2. Lack of entertainment such as television or radio programs because they cannot afford or there is no electricity or kerosene to light the house and keep them awake until late in the night, couples go to bed early where they find entertainment that does not require light. And the outcome is a new baby. This has happened even in developed societies when light went out forcing couples to go to bed early.
3. Girls drop out of school early and are forced into early extramarital pregnancy or early marriage. Once married culture requires that children are produced quickly or questions will be asked whether the couple is normal or not. And if only girls are produced couples are subjected to pressure to continue producing until boys are born, ending up with many children.
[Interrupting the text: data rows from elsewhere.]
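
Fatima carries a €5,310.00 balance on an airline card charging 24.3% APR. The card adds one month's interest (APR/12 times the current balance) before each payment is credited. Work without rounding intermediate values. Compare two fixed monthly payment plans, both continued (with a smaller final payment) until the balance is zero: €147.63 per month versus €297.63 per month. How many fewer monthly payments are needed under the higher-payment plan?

43 fewer payments

Monthly rate r = 24.3%/12 = 2.025% = 0.02025.
At €147.63/mo: n = ⌈−ln(1 − rB₀/P)/ln(1+r)⌉ = 66 payments (last €1.27); total interest = total paid − €5,310.00 = €4,287.22.
At €297.63/mo: 23 payments (last €108.15); total interest €1,346.01.
Payments saved = 66 − 23 = 43.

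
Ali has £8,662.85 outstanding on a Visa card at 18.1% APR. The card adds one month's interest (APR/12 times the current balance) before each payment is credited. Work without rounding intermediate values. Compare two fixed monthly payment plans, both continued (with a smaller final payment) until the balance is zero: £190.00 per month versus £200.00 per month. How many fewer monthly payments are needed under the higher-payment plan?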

4. Lack of women empowerment denies them the ability to manage their reproductive behavior. In many African societies it is men that determine the size of the family. If a wife refuses to comply the punishment can be severe.
5. The use of contraception has experienced constraints – some of them very serious. Either contraceptives are not available, or they are expensive or they cause severe side effects such as loss of sexual interest forcing many to drop out of birth control programs.
Therefore in order to bring down fertility considerably in Africa the above constraints must be addressed concurrently.
Addressing the question of excess in-migration over out-migration or vice-versa is a political issue of fixing disincentives or incentives.
At the global level every effort needs to be made by all to understand the causes of high fertility rate and implement pragmatic location-specific programs especially in Sub-Saharan Africa. A one-size-fits-all solution won’t work. And we should avoid pushing communities that are not ready because that effort – however sincere – can be counterproductive.